Life

'Digital holiness' teenager to be beatified

Carlo Acutis, who died in 2006 aged 15. He will be beatified in a ceremony in Assisi on October 10
Carlo Acutis, who died in 2006 aged 15. He will be beatified in a ceremony in Assisi on October 10 Carlo Acutis, who died in 2006 aged 15. He will be beatified in a ceremony in Assisi on October 10

ASSISI will be the focus of Catholic attention this weekend when Pope Francis travels there to sign his new encyclical, Fratelli tutti.

The Umbrian hill town will host another important ceremony during the following weekend, with the beatification on October 10 of teenager Carlo Acutis.

He was 15 years old when he died in 2006 from leukaemia. Born in London but brought up in the centre of Milan, he was a gifted computer programmer from an early age.

Carlo was also fascinated by the Eucharist, and created a website cataloguing Eucharistic miracles from all over the world.

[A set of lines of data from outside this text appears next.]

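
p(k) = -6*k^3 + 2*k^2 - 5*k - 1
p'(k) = -18*k^2 + 4*k - 5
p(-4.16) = 486.36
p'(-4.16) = -333.14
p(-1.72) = 44.05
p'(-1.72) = -65.13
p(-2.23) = 86.63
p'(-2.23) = -103.43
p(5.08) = -761.37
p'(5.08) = -449.20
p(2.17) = -63.74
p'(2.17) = -81.08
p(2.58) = -103.63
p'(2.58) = -114.50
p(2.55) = -100.23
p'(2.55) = -111.84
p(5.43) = -929.80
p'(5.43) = -514.01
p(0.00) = -1.00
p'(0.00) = -5.00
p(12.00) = -10141.00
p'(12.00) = -2549.00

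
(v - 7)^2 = v^2 - 14*v + 49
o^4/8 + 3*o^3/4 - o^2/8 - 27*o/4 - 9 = (o/4 + 1)*(o/2 + 1)*(o - 3)*(o + 3)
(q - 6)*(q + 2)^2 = q^3 - 2*q^2 - 20*q - 24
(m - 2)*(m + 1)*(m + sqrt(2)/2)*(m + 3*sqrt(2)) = m^4 - m^3 + 7*sqrt(2)*m^3/2 - 7*sqrt(2)*m^2/2 + m^2 - 7*sqrt(2)*m - 3*m - 6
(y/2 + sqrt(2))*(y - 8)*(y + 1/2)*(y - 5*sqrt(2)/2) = y^4/2 - 15*y^3/4 - sqrt(2)*y^3/4 - 7*y^2 + 15*sqrt(2)*y^2/8 + sqrt(2)*y + 75*y/2 + 20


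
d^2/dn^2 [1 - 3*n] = 0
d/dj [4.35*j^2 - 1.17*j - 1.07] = 8.7*j - 1.17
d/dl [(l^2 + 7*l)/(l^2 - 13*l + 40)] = 20*(-l^2 + 4*l + 14)/(l^4 - 26*l^3 + 249*l^2 - 1040*l + 1600)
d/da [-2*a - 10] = -2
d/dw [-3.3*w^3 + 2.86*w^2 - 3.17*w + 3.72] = -9.9*w^2 + 5.72*w - 3.17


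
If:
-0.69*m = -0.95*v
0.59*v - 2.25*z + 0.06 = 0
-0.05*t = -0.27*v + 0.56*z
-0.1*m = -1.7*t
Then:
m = 0.17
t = 0.01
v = 0.13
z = 0.06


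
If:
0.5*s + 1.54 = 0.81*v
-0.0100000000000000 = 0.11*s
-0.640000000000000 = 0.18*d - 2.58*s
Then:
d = -4.86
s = -0.09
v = 1.85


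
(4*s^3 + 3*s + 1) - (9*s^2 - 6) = 4*s^3 - 9*s^2 + 3*s + 7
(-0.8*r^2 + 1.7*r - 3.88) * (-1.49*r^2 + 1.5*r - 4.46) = 1.192*r^4 - 3.733*r^3 + 11.8992*r^2 - 13.402*r + 17.3048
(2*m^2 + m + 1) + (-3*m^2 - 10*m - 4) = -m^2 - 9*m - 3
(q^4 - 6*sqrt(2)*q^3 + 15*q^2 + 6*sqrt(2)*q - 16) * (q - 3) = q^5 - 6*sqrt(2)*q^4 - 3*q^4 + 15*q^3 + 18*sqrt(2)*q^3 - 45*q^2 + 6*sqrt(2)*q^2 - 18*sqrt(2)*q - 16*q + 48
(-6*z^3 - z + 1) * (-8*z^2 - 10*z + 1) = 48*z^5 + 60*z^4 + 2*z^3 + 2*z^2 - 11*z + 1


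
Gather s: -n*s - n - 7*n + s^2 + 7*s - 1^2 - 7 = -8*n + s^2 + s*(7 - n) - 8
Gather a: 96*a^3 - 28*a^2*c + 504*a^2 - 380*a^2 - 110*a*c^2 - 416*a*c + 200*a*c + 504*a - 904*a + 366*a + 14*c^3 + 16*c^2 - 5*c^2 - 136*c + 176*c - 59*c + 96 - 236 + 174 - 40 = 96*a^3 + a^2*(124 - 28*c) + a*(-110*c^2 - 216*c - 34) + 14*c^3 + 11*c^2 - 19*c - 6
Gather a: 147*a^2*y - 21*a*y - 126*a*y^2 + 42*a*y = 147*a^2*y + a*(-126*y^2 + 21*y)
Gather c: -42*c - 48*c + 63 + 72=135 - 90*c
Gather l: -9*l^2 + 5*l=-9*l^2 + 5*l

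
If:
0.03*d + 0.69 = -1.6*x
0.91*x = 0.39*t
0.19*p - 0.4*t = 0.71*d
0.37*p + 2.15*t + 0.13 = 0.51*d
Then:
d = 3.78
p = 11.67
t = -1.17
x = -0.50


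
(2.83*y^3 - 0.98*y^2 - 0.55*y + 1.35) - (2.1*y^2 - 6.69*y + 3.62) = 2.83*y^3 - 3.08*y^2 + 6.14*y - 2.27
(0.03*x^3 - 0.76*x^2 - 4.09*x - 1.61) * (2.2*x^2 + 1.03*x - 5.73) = 0.066*x^5 - 1.6411*x^4 - 9.9527*x^3 - 3.3999*x^2 + 21.7774*x + 9.2253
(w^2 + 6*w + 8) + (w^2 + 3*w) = 2*w^2 + 9*w + 8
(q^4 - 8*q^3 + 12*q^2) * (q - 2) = q^5 - 10*q^4 + 28*q^3 - 24*q^2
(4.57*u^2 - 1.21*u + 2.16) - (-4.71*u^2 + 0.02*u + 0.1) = 9.28*u^2 - 1.23*u + 2.06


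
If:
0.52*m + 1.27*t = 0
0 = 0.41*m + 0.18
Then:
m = -0.44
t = 0.18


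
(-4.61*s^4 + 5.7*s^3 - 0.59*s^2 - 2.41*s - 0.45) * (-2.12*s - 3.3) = 9.7732*s^5 + 3.129*s^4 - 17.5592*s^3 + 7.0562*s^2 + 8.907*s + 1.485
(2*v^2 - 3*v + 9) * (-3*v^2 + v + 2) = -6*v^4 + 11*v^3 - 26*v^2 + 3*v + 18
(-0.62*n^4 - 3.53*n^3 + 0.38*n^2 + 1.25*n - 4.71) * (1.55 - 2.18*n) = 1.3516*n^5 + 6.7344*n^4 - 6.2999*n^3 - 2.136*n^2 + 12.2053*n - 7.3005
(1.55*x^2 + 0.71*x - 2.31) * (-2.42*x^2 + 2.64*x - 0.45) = -3.751*x^4 + 2.3738*x^3 + 6.7671*x^2 - 6.4179*x + 1.0395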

Pope Francis referred to Carlo during the Synod of Bishops in 2018, offering him as a model of holiness in a digital age.

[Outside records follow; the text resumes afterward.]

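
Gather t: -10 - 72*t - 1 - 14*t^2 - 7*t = -14*t^2 - 79*t - 11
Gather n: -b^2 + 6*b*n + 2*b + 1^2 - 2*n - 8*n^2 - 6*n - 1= -b^2 + 2*b - 8*n^2 + n*(6*b - 8)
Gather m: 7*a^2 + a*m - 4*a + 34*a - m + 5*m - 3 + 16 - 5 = 7*a^2 + 30*a + m*(a + 4) + 8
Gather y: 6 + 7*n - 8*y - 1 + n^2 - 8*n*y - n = n^2 + 6*n + y*(-8*n - 8) + 5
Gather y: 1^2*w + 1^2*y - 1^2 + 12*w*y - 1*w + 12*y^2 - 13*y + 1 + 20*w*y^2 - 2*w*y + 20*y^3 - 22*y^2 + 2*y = 20*y^3 + y^2*(20*w - 10) + y*(10*w - 10)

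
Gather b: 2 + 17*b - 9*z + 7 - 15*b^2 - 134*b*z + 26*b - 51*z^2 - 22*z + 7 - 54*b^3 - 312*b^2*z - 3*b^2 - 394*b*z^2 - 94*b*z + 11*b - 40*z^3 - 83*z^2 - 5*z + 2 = -54*b^3 + b^2*(-312*z - 18) + b*(-394*z^2 - 228*z + 54) - 40*z^3 - 134*z^2 - 36*z + 18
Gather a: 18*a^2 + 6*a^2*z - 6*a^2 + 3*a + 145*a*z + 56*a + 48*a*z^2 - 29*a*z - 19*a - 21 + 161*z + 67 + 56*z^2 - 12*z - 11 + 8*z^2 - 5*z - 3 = a^2*(6*z + 12) + a*(48*z^2 + 116*z + 40) + 64*z^2 + 144*z + 32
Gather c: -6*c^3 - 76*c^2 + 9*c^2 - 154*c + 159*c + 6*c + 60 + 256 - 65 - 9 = -6*c^3 - 67*c^2 + 11*c + 242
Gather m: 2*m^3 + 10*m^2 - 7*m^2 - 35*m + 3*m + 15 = 2*m^3 + 3*m^2 - 32*m + 15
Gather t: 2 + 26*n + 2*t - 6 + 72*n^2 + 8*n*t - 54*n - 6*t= 72*n^2 - 28*n + t*(8*n - 4) - 4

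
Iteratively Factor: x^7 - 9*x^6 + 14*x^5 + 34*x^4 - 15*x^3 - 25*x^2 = (x - 5)*(x^6 - 4*x^5 - 6*x^4 + 4*x^3 + 5*x^2) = (x - 5)*(x + 1)*(x^5 - 5*x^4 - x^3 + 5*x^2) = (x - 5)^2*(x + 1)*(x^4 - x^2) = (x - 5)^2*(x - 1)*(x + 1)*(x^3 + x^2) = x*(x - 5)^2*(x - 1)*(x + 1)*(x^2 + x) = x*(x - 5)^2*(x - 1)*(x + 1)^2*(x)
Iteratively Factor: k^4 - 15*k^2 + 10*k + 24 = (k - 2)*(k^3 + 2*k^2 - 11*k - 12) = (k - 3)*(k - 2)*(k^2 + 5*k + 4) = (k - 3)*(k - 2)*(k + 1)*(k + 4)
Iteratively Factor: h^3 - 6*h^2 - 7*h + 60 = (h - 4)*(h^2 - 2*h - 15) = (h - 4)*(h + 3)*(h - 5)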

In an interview with Catholic news agency EWTN, his mother, Antonia Salzano, said he could teach today's young people how to properly use and enjoy technology, including the internet and social media.

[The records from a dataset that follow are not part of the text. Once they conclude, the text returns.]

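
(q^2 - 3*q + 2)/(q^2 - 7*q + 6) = (q - 2)/(q - 6)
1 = 1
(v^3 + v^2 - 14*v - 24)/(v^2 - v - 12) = v + 2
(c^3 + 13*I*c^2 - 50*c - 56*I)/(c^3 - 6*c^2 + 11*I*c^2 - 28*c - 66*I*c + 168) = (c + 2*I)/(c - 6)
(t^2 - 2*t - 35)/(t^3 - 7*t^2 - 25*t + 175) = 1/(t - 5)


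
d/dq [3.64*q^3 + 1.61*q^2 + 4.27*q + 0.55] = 10.92*q^2 + 3.22*q + 4.27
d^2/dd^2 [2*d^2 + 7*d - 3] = 4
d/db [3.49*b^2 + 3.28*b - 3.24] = 6.98*b + 3.28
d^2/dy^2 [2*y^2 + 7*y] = 4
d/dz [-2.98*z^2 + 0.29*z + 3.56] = 0.29 - 5.96*z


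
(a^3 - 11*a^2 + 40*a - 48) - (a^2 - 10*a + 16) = a^3 - 12*a^2 + 50*a - 64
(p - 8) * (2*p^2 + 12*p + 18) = 2*p^3 - 4*p^2 - 78*p - 144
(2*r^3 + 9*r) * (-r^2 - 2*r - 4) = -2*r^5 - 4*r^4 - 17*r^3 - 18*r^2 - 36*r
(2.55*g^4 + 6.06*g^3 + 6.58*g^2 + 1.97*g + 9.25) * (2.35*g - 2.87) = 5.9925*g^5 + 6.9225*g^4 - 1.9292*g^3 - 14.2551*g^2 + 16.0836*g - 26.5475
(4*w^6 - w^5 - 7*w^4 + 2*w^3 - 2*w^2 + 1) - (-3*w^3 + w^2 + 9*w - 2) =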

"Because he understood that they were potentially very harmful, very dangerous, he wanted to be the master of these means, not a slave," she said.

Her son "imposed on himself a maximum of one hour per week to use these means of communication".

This example would teach young people to "understand the need to maintain the proper autonomy and the need to be always able to say, 'No, enough', to not become a slave."

"Certainly today, in a society based a little on the ephemeral, on the exaltation of the self, of the ego, and where one forgets the existence of God, Carlo is certainly very prophetic," said his mother.

The miracle ascribed to Carlo involved the healing in 2013 of a Brazilian child suffering from a rare illness of the pancreas.

The medical council of the Vatican's Congregation for Saints' Causes gave a positive view of the miracle last November and Pope Francis approved it in February.

The beatification will take place at the Basilica of St Francis in Assisi; Carlo is buried in the church of St Mary's Major in the town.

The ceremony was to have been presided over by Cardinal Angelo Becciu. He resigned last week as prefect of the Vatican's Congregation for the Causes of Saints in a scandal involving financial wrongdoing.